We joined the food co-op. I worked my first shift the other night (after work work). You choose from available shifts and sign up for the kind of work you might want to do. I chose cleaning. I had been somewhat apprehensive about working the shift, not because it was work, or even that it was work I wasn’t willing to do or anything, but moreso that it was a New Thing to do and it had been a while since I had done a New Thing.
When I showed up for my shift at 8:30 pm, it was after shopping hours were already over, so luckily all the shoppers were gone and it was just workers in the store. I would have been especially apprehensive if I had to work around shoppers because I wouldn’t want to get in their way. (However, when I am the shopper and there are workers, I am also apprehensive that I am getting in their way, so riddle me that.)

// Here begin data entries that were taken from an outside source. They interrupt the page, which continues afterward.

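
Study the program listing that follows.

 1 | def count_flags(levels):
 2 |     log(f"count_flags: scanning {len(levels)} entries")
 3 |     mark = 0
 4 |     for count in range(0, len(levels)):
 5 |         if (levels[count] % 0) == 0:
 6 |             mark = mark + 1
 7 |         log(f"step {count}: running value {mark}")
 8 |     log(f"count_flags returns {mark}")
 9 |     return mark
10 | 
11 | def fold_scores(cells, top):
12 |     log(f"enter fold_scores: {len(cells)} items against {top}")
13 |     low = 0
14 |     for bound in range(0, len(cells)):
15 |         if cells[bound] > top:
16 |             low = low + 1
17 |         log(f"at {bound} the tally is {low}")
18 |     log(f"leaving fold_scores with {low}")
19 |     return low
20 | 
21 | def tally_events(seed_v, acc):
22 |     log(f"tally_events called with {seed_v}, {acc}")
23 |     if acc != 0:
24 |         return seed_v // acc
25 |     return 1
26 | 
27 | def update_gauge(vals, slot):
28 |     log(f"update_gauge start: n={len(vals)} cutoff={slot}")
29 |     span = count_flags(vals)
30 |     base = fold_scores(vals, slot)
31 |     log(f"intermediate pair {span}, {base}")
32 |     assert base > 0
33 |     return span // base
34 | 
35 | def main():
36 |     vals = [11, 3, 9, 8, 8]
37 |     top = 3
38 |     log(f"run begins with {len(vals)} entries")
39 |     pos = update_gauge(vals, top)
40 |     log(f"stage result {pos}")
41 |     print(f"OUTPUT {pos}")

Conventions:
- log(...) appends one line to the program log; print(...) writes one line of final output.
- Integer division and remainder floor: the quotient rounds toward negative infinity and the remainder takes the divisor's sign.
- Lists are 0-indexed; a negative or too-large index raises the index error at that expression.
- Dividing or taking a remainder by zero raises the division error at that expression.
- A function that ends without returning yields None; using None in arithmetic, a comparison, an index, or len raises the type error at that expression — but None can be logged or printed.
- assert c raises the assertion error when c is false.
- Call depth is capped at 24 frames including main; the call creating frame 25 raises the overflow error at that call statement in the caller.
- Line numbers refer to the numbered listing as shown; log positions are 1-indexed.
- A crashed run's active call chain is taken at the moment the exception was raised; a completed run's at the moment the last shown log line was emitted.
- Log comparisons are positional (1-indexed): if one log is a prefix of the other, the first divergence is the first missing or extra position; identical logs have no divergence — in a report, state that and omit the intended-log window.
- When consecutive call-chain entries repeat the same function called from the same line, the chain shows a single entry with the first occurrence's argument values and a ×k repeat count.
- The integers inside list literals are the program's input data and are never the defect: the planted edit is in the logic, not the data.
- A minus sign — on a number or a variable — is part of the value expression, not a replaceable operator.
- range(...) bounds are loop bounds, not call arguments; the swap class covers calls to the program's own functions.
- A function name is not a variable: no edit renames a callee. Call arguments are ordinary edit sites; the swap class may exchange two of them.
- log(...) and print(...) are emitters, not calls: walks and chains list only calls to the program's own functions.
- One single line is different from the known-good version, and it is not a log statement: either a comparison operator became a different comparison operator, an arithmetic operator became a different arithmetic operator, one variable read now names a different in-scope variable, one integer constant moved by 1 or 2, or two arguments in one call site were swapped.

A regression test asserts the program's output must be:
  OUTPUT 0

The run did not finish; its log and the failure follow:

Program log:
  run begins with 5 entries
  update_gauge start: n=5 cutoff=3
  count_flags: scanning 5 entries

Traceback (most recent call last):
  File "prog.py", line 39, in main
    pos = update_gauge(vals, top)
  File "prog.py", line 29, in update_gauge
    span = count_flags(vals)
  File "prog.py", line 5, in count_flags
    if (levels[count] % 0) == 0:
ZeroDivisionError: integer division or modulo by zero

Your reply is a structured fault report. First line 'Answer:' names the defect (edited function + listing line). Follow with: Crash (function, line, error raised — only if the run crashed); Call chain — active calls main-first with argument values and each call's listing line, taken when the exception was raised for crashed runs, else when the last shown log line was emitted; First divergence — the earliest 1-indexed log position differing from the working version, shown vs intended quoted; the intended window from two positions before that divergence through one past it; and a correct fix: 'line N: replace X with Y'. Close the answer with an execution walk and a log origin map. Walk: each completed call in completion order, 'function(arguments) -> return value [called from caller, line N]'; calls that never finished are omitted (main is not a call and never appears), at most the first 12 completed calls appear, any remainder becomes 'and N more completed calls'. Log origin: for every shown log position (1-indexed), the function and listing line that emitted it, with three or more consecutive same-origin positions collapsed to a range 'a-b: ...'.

Answer: the defect is in count_flags at line 5.
The tell: The faulty run's log stops after 3 lines; the working version's next line would be 'step 0: running value 0'.
Crash: count_flags, line 5, ZeroDivisionError.
Call chain: main -> update_gauge([11, 3, 9, 8, 8], 3) (called at line 39) -> count_flags([11, 3, 9, 8, 8]) (called at line 29).
First divergence: position 4; the shown log stops at 3 lines while the working version next logs 'step 0: running value 0'.
Intended log window:
  2: update_gauge start: n=5 cutoff=3
  3: count_flags: scanning 5 entries
  4: step 0: running value 0
  5: step 1: running value 0
Execution walk:
  (no call completed)
Log origins:
  1: emitted by main (line 38)
  2: emitted by update_gauge (line 28)
  3: emitted by count_flags (line 2)
A correct fix: line 5: replace `levels[count] % 0` with `levels[count] % 2`.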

I started the shift by reporting to my shift manager, a friendly man with a ponytail who showed me around and assigned me to mop floors and clean surfaces in the kitchen. It was pretty quiet since it was after hours, and I was reminded of my first job in high school which was also in a kitchen and also involved mopping floors and cleaning surfaces.
Being a knowledge worker by day is the best way for me to leverage my current skillset in order to make a living and provide for myself (which is necessary because capitalism), but also that means that moments of instant (or near instant) gratification, like the kind you get after you mop a previously dirty floor and then it’s clean, are fairly few and far between. So I found it very refreshing to be able to have a task that was predictable, finite, and led to a sense of accomplishment.
(I realize in typing this all out that at best I have incredible privilege to be able to marvel at the feeling of satisfaction associated with voluntarily mopping the floors of a grocery store, and at worst I am totally out of touch with what it means to have to do manual labor for a living. Both truths may coexist.)
I don’t miss many things about general surgery but one is that it was nice to be able to have a job that incorporated both intellectual and physical labor. Maybe “nice” isn’t the right word—I just noticed when I didn’t have it anymore.
During my co-op shift I also got to use a hand-held vacuum to clean the registers, and to wipe them down with cleaning solution (vegan and eco-friendly, of course). When I went to the co-op today to pick up a sandwich and some other groceries (I’m planning on doing tacos because the cilantro and limes looked especially fresh today), it was a good feeling to look at the shop floor and registers and think, hey, I cleaned those!
At the end of my shift, I made small talk with my shift manager (the man with the ponytail) and found out that he was a graphic designer, and that two of the other people on shift with me were architects, which was pretty neat.